If you find this page to be out of context in a site dedicated to next generation telecom technology, well, it is. For a significant period through the 1980s and 1990s, Sonogy was at the forefront of engineering outstanding solid-state audio electronics. Our focus was to do something which, at the time, seemed impossible: to marry the power, reliability, and cost-effectiveness of solid-state electronics with the natural warmness and harmonic “rightness” exhibited by the finest tube amplifiers, old and new.
The two interlocking rings of the Sonogy logo represented the union of these two domains – and our ambition to make the best of both worlds. In fact, the name Sonogy derives from “Son” (sound) and “ogy” (to study) or “The Study of Sound”. Unlike many contemporary firms, we eschewed mysticism and magic, and focused on the known, if ignored engineering compromises being made by most mainstream designers at the time. We also took the uncommon position that empirical data (music) was more important than theory; and that if measurements didn’t correlate with perception, maybe we didn’t know what to measure!
The results spoke, or maybe sang, for themselves. The Cantata power amplifier was a critical success from the first review, and the subsequent “Black Knight” (a name i never much liked, much preferring “Crescendo”) raised the bar substantially, as did its conceptual twins, the Concerto balanced preamplifier and Concept 60 60-watt [mostly] class A amplifier.
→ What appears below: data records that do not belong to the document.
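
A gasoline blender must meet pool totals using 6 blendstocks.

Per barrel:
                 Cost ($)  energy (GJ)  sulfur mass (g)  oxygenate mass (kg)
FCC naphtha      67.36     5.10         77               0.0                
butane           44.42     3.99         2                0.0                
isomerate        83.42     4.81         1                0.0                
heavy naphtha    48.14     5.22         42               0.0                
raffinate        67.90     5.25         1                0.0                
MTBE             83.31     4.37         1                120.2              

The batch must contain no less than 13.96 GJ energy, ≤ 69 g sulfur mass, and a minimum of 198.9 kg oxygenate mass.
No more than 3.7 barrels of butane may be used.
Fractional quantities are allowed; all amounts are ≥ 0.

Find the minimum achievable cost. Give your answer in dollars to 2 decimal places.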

You can still read old, and even some new, reviews that marvel at the natural timbres and sound-stage.
That’s all history now. Sonogy progressed to doing design work for firms with deeper marketing pockets, and in the process likely making a larger, but anonymous contribution to saving the world from bad sound. Today some of the original team have moved back to our roots, leading edge communications technology.
But i still play with hifi, and revel in music that sounds like….. nothing more, nor less, than music.